Il beneficio d'inventario permette all'erede di limitare la propria responsabilità ai beni ereditari. L'art. 505 specifica quando l'erede perde questa protezione (decadenza).

Se un creditore o legatario ha fatto opposizione (art. 498), l'erede deve osservare le norme di liquidazione e rispettare il termine dell'art. 500. In mancanza, decade dal beneficio. Allo stesso modo, se l'erede avvia la liquidazione (art. 503) e, dopo aver invitato i creditori a presentare le dichiarazioni di credito, paga qualcuno prima della conclusione della procedura o oltre il termine fissato, perde il beneficio.

La decadenza non si verifica per pagamenti a creditori privilegiati o ipotecari. In ogni caso, solo i creditori del defunto e i legatari possono far valere la decadenza; l'erede non può invocarla a proprio favore.

Quando si applica

  • Un erede che, dopo l'opposizione di un creditore, non presenta la liquidazione entro il termine stabilito dall'art. 500.
  • Un erede che, dopo aver avviato la liquidazione ex art. 503, paga un creditore chirografario prima che la procedura sia definita.
  • Un erede che ignora le norme dell'art. 498 sulla liquidazione in caso di opposizione.
  • Un erede che paga un creditore ipotecario – in tal caso la decadenza non si verifica.
  • Un creditore del defunto che fa valere la decadenza dell'erede per inosservanza delle regole.

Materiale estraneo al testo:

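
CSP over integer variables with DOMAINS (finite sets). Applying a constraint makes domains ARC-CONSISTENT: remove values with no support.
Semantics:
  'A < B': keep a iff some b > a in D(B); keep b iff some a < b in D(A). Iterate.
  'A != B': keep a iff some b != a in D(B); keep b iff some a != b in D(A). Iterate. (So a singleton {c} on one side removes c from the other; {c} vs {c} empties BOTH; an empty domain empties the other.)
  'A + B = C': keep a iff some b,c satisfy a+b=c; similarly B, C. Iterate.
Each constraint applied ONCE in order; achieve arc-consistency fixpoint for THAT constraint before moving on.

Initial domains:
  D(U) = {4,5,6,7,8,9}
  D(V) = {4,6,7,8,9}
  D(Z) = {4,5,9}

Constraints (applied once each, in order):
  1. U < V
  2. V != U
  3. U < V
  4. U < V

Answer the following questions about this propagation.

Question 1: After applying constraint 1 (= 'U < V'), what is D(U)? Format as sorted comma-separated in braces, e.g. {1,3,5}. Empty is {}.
Constraint 1 (U < V) on D(U)={4,5,6,7,8,9} D(V)={4,6,7,8,9}: U {4,5,6,7,8,9}->{4,5,6,7,8}; V {4,6,7,8,9}->{6,7,8,9}
So after constraint 1: D(U) = {4,5,6,7,8}

Answer: {4,5,6,7,8}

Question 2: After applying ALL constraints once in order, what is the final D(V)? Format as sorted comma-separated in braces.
Constraint 1 (U < V) on D(U)={4,5,6,7,8,9} D(V)={4,6,7,8,9}: U {4,5,6,7,8,9}->{4,5,6,7,8}; V {4,6,7,8,9}->{6,7,8,9}
Constraint 2 (V != U) on D(V)={6,7,8,9} D(U)={4,5,6,7,8}: no change
Constraint 3 (U < V) on D(U)={4,5,6,7,8} D(V)={6,7,8,9}: no change
Constraint 4 (U < V) on D(U)={4,5,6,7,8} D(V)={6,7,8,9}: no change
So after all 4 constraints: D(V) = {6,7,8,9}

Answer: {6,7,8,9}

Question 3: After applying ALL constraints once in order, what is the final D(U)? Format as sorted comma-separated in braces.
Constraint 1 (U < V) on D(U)={4,5,6,7,8,9} D(V)={4,6,7,8,9}: U {4,5,6,7,8,9}->{4,5,6,7,8}; V {4,6,7,8,9}->{6,7,8,9}
Constraint 2 (V != U) on D(V)={6,7,8,9} D(U)={4,5,6,7,8}: no change
Constraint 3 (U < V) on D(U)={4,5,6,7,8} D(V)={6,7,8,9}: no change
Constraint 4 (U < V) on D(U)={4,5,6,7,8} D(V)={6,7,8,9}: no change
So after all 4 constraints: D(U) = {4,5,6,7,8}

Answer: {4,5,6,7,8}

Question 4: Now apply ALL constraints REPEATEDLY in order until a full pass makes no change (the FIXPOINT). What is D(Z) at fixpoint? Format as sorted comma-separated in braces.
Answer: {4,5,9}

Derivation:
pass 0 (initial): D(Z)={4,5,9}
pass 1: U {4,5,6,7,8,9}->{4,5,6,7,8}; V {4,6,7,8,9}->{6,7,8,9}
pass 2: no change
Fixpoint after 2 passes: D(Z) = {4,5,9}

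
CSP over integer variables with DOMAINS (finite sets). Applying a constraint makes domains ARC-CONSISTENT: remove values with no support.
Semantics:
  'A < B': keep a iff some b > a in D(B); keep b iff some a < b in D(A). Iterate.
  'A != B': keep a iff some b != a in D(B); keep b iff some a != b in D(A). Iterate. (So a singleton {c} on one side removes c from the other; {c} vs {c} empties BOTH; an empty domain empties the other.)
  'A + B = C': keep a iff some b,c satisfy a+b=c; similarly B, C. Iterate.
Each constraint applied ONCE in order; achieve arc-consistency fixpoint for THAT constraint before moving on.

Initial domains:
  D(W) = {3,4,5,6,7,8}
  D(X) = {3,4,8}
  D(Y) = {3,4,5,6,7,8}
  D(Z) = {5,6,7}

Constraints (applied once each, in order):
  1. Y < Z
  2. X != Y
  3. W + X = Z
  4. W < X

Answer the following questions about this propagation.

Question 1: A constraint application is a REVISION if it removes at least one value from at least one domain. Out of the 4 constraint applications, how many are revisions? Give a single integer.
Answer: 3

Derivation:
Constraint 1 (Y < Z) on D(Y)={3,4,5,6,7,8} D(Z)={5,6,7}: Y {3,4,5,6,7,8}->{3,4,5,6} => REVISION
Constraint 2 (X != Y) on D(X)={3,4,8} D(Y)={3,4,5,6}: no change => not a revision
Constraint 3 (W + X = Z) on D(W)={3,4,5,6,7,8} D(X)={3,4,8} D(Z)={5,6,7}: W {3,4,5,6,7,8}->{3,4}; X {3,4,8}->{3,4}; Z {5,6,7}->{6,7} => REVISION
Constraint 4 (W < X) on D(W)={3,4} D(X)={3,4}: W {3,4}->{3}; X {3,4}->{4} => REVISION
Total revisions = 3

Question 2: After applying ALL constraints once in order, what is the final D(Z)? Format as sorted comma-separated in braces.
Constraint 1 (Y < Z) on D(Y)={3,4,5,6,7,8} D(Z)={5,6,7}: Y {3,4,5,6,7,8}->{3,4,5,6}
Constraint 2 (X != Y) on D(X)={3,4,8} D(Y)={3,4,5,6}: no change
Constraint 3 (W + X = Z) on D(W)={3,4,5,6,7,8} D(X)={3,4,8} D(Z)={5,6,7}: W {3,4,5,6,7,8}->{3,4}; X {3,4,8}->{3,4}; Z {5,6,7}->{6,7}
Constraint 4 (W < X) on D(W)={3,4} D(X)={3,4}: W {3,4}->{3}; X {3,4}->{4}
So after all 4 constraints: D(Z) = {6,7}

Answer: {6,7}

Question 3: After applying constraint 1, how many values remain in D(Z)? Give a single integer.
Answer: 3

Derivation:
Constraint 1 (Y < Z) on D(Y)={3,4,5,6,7,8} D(Z)={5,6,7}: Y {3,4,5,6,7,8}->{3,4,5,6}
So after constraint 1: D(Z)={5,6,7}, size = 3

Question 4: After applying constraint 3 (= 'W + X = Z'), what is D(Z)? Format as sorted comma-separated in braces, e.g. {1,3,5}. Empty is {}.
Answer: {6,7}

Derivation:
Constraint 1 (Y < Z) on D(Y)={3,4,5,6,7,8} D(Z)={5,6,7}: Y {3,4,5,6,7,8}->{3,4,5,6}
Constraint 2 (X != Y) on D(X)={3,4,8} D(Y)={3,4,5,6}: no change
Constraint 3 (W + X = Z) on D(W)={3,4,5,6,7,8} D(X)={3,4,8} D(Z)={5,6,7}: W {3,4,5,6,7,8}->{3,4}; X {3,4,8}->{3,4}; Z {5,6,7}->{6,7}
So after constraint 3: D(Z) = {6,7}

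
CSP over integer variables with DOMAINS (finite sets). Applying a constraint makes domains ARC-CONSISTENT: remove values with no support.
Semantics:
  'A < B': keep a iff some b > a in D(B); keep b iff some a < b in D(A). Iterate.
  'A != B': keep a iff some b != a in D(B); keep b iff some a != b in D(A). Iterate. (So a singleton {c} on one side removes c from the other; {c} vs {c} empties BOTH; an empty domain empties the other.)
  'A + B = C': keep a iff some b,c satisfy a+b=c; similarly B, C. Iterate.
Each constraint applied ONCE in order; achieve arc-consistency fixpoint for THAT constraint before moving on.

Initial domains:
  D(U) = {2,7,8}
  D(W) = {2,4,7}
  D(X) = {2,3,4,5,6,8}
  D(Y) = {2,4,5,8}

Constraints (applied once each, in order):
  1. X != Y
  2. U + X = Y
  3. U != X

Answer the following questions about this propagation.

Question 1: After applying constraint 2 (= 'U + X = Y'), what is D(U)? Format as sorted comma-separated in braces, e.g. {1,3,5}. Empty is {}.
Constraint 1 (X != Y) on D(X)={2,3,4,5,6,8} D(Y)={2,4,5,8}: no change
Constraint 2 (U + X = Y) on D(U)={2,7,8} D(X)={2,3,4,5,6,8} D(Y)={2,4,5,8}: U {2,7,8}->{2}; X {2,3,4,5,6,8}->{2,3,6}; Y {2,4,5,8}->{4,5,8}
So after constraint 2: D(U) = {2}

Answer: {2}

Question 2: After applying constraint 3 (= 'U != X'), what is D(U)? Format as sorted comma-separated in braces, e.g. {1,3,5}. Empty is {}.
Answer: {2}

Derivation:
Constraint 1 (X != Y) on D(X)={2,3,4,5,6,8} D(Y)={2,4,5,8}: no change
Constraint 2 (U + X = Y) on D(U)={2,7,8} D(X)={2,3,4,5,6,8} D(Y)={2,4,5,8}: U {2,7,8}->{2}; X {2,3,4,5,6,8}->{2,3,6}; Y {2,4,5,8}->{4,5,8}
Constraint 3 (U != X) on D(U)={2} D(X)={2,3,6}: X {2,3,6}->{3,6}
So after constraint 3: D(U) = {2}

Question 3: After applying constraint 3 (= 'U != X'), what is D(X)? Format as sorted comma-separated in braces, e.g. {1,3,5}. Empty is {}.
Answer: {3,6}

Derivation:
Constraint 1 (X != Y) on D(X)={2,3,4,5,6,8} D(Y)={2,4,5,8}: no change
Constraint 2 (U + X = Y) on D(U)={2,7,8} D(X)={2,3,4,5,6,8} D(Y)={2,4,5,8}: U {2,7,8}->{2}; X {2,3,4,5,6,8}->{2,3,6}; Y {2,4,5,8}->{4,5,8}
Constraint 3 (U != X) on D(U)={2} D(X)={2,3,6}: X {2,3,6}->{3,6}
So after constraint 3: D(X) = {3,6}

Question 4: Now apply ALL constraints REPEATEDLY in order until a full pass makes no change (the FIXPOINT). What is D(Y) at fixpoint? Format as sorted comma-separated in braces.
pass 0 (initial): D(Y)={2,4,5,8}
pass 1: U {2,7,8}->{2}; X {2,3,4,5,6,8}->{3,6}; Y {2,4,5,8}->{4,5,8}
pass 2: Y {4,5,8}->{5,8}
pass 3: no change
Fixpoint after 3 passes: D(Y) = {5,8}

Answer: {5,8}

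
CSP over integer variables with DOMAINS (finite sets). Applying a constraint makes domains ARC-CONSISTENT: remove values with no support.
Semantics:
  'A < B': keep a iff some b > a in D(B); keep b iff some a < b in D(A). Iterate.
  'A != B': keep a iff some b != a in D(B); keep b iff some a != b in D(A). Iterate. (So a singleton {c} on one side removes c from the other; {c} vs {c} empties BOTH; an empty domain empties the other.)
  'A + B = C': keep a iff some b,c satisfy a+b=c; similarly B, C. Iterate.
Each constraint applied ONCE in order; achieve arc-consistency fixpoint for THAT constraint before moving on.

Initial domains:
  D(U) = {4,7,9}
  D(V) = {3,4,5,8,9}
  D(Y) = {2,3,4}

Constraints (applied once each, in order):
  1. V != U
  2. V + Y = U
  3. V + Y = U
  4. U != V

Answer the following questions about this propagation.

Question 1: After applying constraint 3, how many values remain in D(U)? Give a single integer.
Constraint 1 (V != U) on D(V)={3,4,5,8,9} D(U)={4,7,9}: no change
Constraint 2 (V + Y = U) on D(V)={3,4,5,8,9} D(Y)={2,3,4} D(U)={4,7,9}: V {3,4,5,8,9}->{3,4,5}; U {4,7,9}->{7,9}
Constraint 3 (V + Y = U) on D(V)={3,4,5} D(Y)={2,3,4} D(U)={7,9}: no change
So after constraint 3: D(U)={7,9}, size = 2

Answer: 2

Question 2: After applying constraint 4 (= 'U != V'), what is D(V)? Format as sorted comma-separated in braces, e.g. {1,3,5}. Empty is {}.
Constraint 1 (V != U) on D(V)={3,4,5,8,9} D(U)={4,7,9}: no change
Constraint 2 (V + Y = U) on D(V)={3,4,5,8,9} D(Y)={2,3,4} D(U)={4,7,9}: V {3,4,5,8,9}->{3,4,5}; U {4,7,9}->{7,9}
Constraint 3 (V + Y = U) on D(V)={3,4,5} D(Y)={2,3,4} D(U)={7,9}: no change
Constraint 4 (U != V) on D(U)={7,9} D(V)={3,4,5}: no change
So after constraint 4: D(V) = {3,4,5}

Answer: {3,4,5}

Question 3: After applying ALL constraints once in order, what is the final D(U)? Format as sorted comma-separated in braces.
Answer: {7,9}

Derivation:
Constraint 1 (V != U) on D(V)={3,4,5,8,9} D(U)={4,7,9}: no change
Constraint 2 (V + Y = U) on D(V)={3,4,5,8,9} D(Y)={2,3,4} D(U)={4,7,9}: V {3,4,5,8,9}->{3,4,5}; U {4,7,9}->{7,9}
Constraint 3 (V + Y = U) on D(V)={3,4,5} D(Y)={2,3,4} D(U)={7,9}: no change
Constraint 4 (U != V) on D(U)={7,9} D(V)={3,4,5}: no change
So after all 4 constraints: D(U) = {7,9}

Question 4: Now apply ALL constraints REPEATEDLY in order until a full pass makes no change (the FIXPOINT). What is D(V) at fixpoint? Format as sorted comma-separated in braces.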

Cosa questo articolo non dice

  • La decadenza non può essere invocata dall'erede stesso per liberarsi di obblighi.
  • La decadenza non si verifica automaticamente, ma solo su eccezione di creditori o legatari.
  • Pagamenti fatti prima dell'invito ai creditori (art. 503) non sono coperti da questa norma; sono disciplinati altrove.
  • L'erede che ha accettato con beneficio ma non è in opposizione non è soggetto a queste regole di decadenza.